# Data generation

### Synthesizing data into a Json file format.

In this notebook, I have generated some random data for student profiles.  

### Sample data format

Our document data format will look like below:

```json
{
    "name": "John Doe",
    "age": 30,
    "city": "New York",
    "email": "johndoe@example.com",
    "is_student": False,
    "hobbies": ["reading", "hiking", "cooking"],
    "scores": {
        "math": 95,
        "english": 88,
        "history": 76
    }
}
```

In [10]:
import json
import random

# List of candidate names
candidate_names = ["Alice Smith", "Bob Johnson", "Charlie Brown", "David Lee", "Eva Davis", "Frank Wilson", "Grace Turner", "Henry Harris", "Ivy Robinson", "Jack Martinez"]

# List of cities
cities = ["New York", "Los Angeles", "Chicago", "Houston", "Miami", "San Francisco", "Dallas", "Atlanta", "Seattle", "Boston"]

# List of hobbies
hobbies = ["Reading", "Hiking", "Cooking", "Photography", "Painting", "Swimming", "Gardening", "Traveling", "Playing Music", "Dancing"]
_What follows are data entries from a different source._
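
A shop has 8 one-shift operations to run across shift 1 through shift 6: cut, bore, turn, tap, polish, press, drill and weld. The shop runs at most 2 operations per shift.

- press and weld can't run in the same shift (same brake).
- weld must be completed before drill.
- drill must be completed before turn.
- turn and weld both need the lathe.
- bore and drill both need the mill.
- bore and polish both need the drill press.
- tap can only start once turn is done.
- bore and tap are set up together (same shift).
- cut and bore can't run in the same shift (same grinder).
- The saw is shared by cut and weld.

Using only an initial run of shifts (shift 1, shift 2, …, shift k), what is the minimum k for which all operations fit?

4 shifts

The precedence chain requires at least 4 distinct shifts.
With at most 2 per shift and 8 operations, at least 4 shifts are needed.
4 works (last occupied shift: shift 4): for example polish -> shift 1; tap -> shift 4; cut -> shift 2; turn -> shift 3; bore -> shift 4; weld -> shift 1; drill -> shift 2; press -> shift 3.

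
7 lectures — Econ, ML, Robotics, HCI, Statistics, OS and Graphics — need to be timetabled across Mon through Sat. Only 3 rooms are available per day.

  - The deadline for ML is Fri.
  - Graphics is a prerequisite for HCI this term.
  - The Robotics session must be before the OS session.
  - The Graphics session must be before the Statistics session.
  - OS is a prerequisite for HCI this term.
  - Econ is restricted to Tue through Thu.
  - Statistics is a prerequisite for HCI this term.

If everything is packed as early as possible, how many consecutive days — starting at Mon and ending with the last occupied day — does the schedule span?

The precedence chain requires at least 3 distinct days.
With at most 3 per day and 7 lectures, at least 3 days are needed.
3 works (last occupied day: Wed): for example Econ -> Tue; HCI -> Wed; Robotics -> Mon; Statistics -> Tue; Graphics -> Mon; OS -> Tue; ML -> Mon.

3 days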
# Create a list to store the dataset rows
dataset = []

# Generate sample data for 5 rows
for _ in range(10):
    data = {
        "name": random.choice(candidate_names),
        "age": random.randint(20, 40),  # Random age between 20 and 40
        "city": random.choice(cities),
        "email": f"{random.choice(candidate_names).replace(' ', '.').lower()}@example.com",  # Generate a random email
        "is_student": random.choice([True, False]),
        "hobbies": random.sample(hobbies, random.randint(1, len(hobbies))),  # Random selection of hobbies
        "scores": {
            "math": random.randint(60, 100),      # Random math score between 60 and 100
            "english": random.randint(60, 100),   # Random English score between 60 and 100
            "history": random.randint(60, 100)    # Random history score between 60 and 100
        }
    }
    dataset.append(data)

# Serialize the dataset to a JSON string
json_data = json.dumps(dataset, indent=4)

# Print the JSON data
print(json_data)

# Save the JSON data to a local file
with open("./data/dataset.json", "w") as json_file:
    json.dump(dataset, json_file, indent=4)

print("Dataset saved to 'dataset.json'")


[
    {
        "name": "David Lee",
        "age": 29,
        "city": "Chicago",
        "email": "bob.johnson@example.com",
        "is_student": false,
        "hobbies": [
            "Cooking",
            "Photography",
            "Swimming",
            "Dancing",
            "Playing Music",
            "Painting",
            "Traveling",
            "Hiking",
            "Reading"
        ],
        "scores": {
            "math": 93,
            "english": 62,
            "history": 79
        }
    },
    {
        "name": "David Lee",
        "age": 38,
        "city": "Houston",
        "email": "bob.johnson@example.com",
        "is_student": true,
        "hobbies": [
            "Playing Music",
            "Painting"
        ],
        "scores": {
            "math": 73,
            "english": 62,
            "history": 68
        }
    },
    {
        "name": "David Lee",
        "age": 38,
        "city": "Seattle",
        "email": "bob.johnson@example.com",
   

### Conclusion:

Data is successfully generated  for 10 random student profiles.